← Back to context

Comment by bitwize

3 days ago

"WHAT IS MY PURPOSE?"

"You multiply matrices of INT8s."

"OH... MY... GOD"

NPUs really just accelerate low-precision matmuls. A lot of them are based on systolic arrays, which are like a configurable pipeline through which data is "pumped" rather than a general purpose CPU or GPU with random memory access. So they're a bit like the "synergistic" processors in the Cell, in the respect that they accelerate some operations really quickly, provided you feed them the right way with the CPU and even then they don't have the oomph that a good GPU will get you.

Do compilers know how to take advantage of that, or do programs need code that specifically takes advantage of that?

  • It’s more like you need to program a dataflow rather than a program with instructions or vliw type processors. They still have operations but for example I don’t think ethos has any branch operations.
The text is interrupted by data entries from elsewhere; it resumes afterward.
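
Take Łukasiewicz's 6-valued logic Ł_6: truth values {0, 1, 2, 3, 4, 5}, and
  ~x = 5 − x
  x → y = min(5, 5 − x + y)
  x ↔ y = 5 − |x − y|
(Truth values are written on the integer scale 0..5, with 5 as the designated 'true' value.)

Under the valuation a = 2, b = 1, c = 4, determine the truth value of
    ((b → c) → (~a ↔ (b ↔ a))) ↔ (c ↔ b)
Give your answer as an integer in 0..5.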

  • There are specialized computation kernels compiled for NPUs. A high-level program (that uses ONNX or CoreML, for example) can decide whether to run the computation using CPU code, a GPU kernel, or an NPU kernel or maybe use multiple devices in parallel for different parts of the task, but the low-level code is compiled separately for each kind of hardware. So it's somewhat abstracted and automated by wrapper libraries but still up to the program ultimately.

My question is: Isn't this exactly what SIMD has done before? Well, or SSE2 instructions?

To me, an NPU and how it's described just looks like a pretty shitty and useless FPGA that any alternative FPGA from Xilinx could easily replace.

  • Yes but your CPUs have energy inefficient things like caches and out of order execution that do not help with fixed workloads like matrix multiplication. AMD gives you 32 AI Engines in the space of 3 regular Ryzen cores with full cache, where each AI Engine is more powerful than a Ryzen core for matrix multiplication.

    • I thought SSE2 and everything that came after like AVX 512 or SSE4 were made for streaming, leveraging the cache only for direct access to speed things up?

      Haven't used SSE instructions for anything other than fiddling around with it yet, so I don't know if I'm wrong in this assumption. I understand the lock state argument about cores due to always max 2 cores being able to access the same cache/memory... but doesn't this have to be identical for FPUs if we compare this with SIMD + AVX?

  • You definitely would use SIMD if you were doing this sort of thing on the CPU directly. The NPU is just a large dedicated construct for linear algebra. You wouldn't really want to deploy FPGAs to user devices for this purpose because that would mean paying the reconfigurability tax in terms of both power-draw and throughput.

So it's a higher power DSP style device. Small transformers for flows. Sounds good for audio and maybe tailored video flow processing.